Quantifying the benefits of sustainable waste management
Reuse, recycling and converting waste into energy are well known environmental principles, but quantitative data are needed to support their application. A recent study investigates the use of these strategies, taking the demolition of an end-of-life house as an example. It compares their effectiveness to straightforward disposal of materials.
Dealing with waste effectively is important, not only because it reduces greenhouse gas emissions, but also because it reduces the use of further resources. Every year, some 2 billion tonnes of waste are produced within the EU. Recycling and reuse of resources forms a large part of European waste policy1.
The building sector is responsible for 10 per cent of GDP in western economies but uses more raw materials than any other industry. In addition, buildings leave behind a large amount of materials once they have reached the end of their life. It has therefore been highlighted as a sector with plenty of opportunities for smart waste management.
In order to compare standard waste disposal to alternative means of dealing with waste, the study used an objective tool to quantify the resource savings in a number of scenarios. Taking a typical Belgian terraced house as its subject, it split the materials used into six types: stony materials, such as tiles and bricks, wood, metals, glass, synthetic materials and any remaining materials.

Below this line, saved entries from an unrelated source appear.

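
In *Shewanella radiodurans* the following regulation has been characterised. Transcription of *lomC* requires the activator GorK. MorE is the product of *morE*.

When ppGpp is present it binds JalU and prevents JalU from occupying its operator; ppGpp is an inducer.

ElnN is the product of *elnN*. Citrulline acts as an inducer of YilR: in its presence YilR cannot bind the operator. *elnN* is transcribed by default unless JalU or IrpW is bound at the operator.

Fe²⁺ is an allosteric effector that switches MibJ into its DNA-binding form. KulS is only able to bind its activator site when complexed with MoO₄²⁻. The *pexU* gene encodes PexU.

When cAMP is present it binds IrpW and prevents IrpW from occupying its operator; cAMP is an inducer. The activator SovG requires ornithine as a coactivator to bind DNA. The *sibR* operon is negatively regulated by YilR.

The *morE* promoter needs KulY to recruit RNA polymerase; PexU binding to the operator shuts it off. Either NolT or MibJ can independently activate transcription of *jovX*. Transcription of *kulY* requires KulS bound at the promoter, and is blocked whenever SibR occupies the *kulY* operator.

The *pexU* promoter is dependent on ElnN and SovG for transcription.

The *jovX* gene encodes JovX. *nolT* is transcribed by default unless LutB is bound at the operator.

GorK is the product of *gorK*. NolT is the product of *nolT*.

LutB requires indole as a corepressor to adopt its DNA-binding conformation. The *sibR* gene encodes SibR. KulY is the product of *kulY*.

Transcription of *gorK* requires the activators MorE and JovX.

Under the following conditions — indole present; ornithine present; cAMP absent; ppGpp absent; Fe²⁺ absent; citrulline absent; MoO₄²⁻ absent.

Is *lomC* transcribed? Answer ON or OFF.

OFF

ppGpp is absent, so JalU is active.
cAMP is absent, so IrpW is active.
With repressor JalU bound, *elnN* is not transcribed.
So ElnN is not produced.
Ornithine is present, so SovG is active.
Required activator ElnN is absent, so *pexU* is not transcribed.
So PexU is not produced.
MoO₄²⁻ is absent, so KulS is inactive.
Citrulline is absent, so YilR is active.
With repressor YilR bound, *sibR* is not transcribed.
So SibR is not produced.
Required activator KulS is absent, so *kulY* is not transcribed.
So KulY is not produced.
Required activator KulY is absent, so *morE* is not transcribed.
So MorE is not produced.
Indole is present, so LutB is active.
With repressor LutB bound, *nolT* is not transcribed.
So NolT is not produced.
Fe²⁺ is absent, so MibJ is inactive.
No activator is available at the *jovX* promoter, so *jovX* is not transcribed.
So JovX is not produced.
Required activator MorE is absent, so *gorK* is not transcribed.
So GorK is not produced.
Required activator GorK is absent, so *lomC* is not transcribed.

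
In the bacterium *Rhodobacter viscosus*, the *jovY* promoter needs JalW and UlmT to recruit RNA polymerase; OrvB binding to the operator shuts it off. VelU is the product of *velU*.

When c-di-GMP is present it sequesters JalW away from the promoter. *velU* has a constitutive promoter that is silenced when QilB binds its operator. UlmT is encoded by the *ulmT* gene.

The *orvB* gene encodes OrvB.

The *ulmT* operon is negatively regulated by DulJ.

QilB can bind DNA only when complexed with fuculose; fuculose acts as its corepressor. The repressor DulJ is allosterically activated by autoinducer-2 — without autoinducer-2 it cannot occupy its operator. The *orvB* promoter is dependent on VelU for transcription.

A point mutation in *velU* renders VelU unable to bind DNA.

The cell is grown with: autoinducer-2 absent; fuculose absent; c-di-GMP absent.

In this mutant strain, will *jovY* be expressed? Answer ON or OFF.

c-di-GMP is absent, so JalW is active.
Autoinducer-2 is absent, so DulJ is inactive.
With no repressor bound, *ulmT* is transcribed.
So UlmT is produced and active.
VelU is non-functional in this strain, so it has no effect.
Required activator VelU is absent, so *orvB* is not transcribed.
So OrvB is not produced.
No repressor is bound and JalW and UlmT are active, so *jovY* is transcribed.

ON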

The researchers then calculated the virgin natural resource savings for each of these materials when they were recovered using various strategies. The savings were quantified in terms of energy - through, for example, avoided energy use from avoiding transportation to landfill or gained energy via reuse of materials as fuel. Examples of recovery strategies include the re-use of materials, recycling materials, including recycling wood into wood chips to be used as a source of energy and incineration. The energy required for demolition and transport was included in the calculations.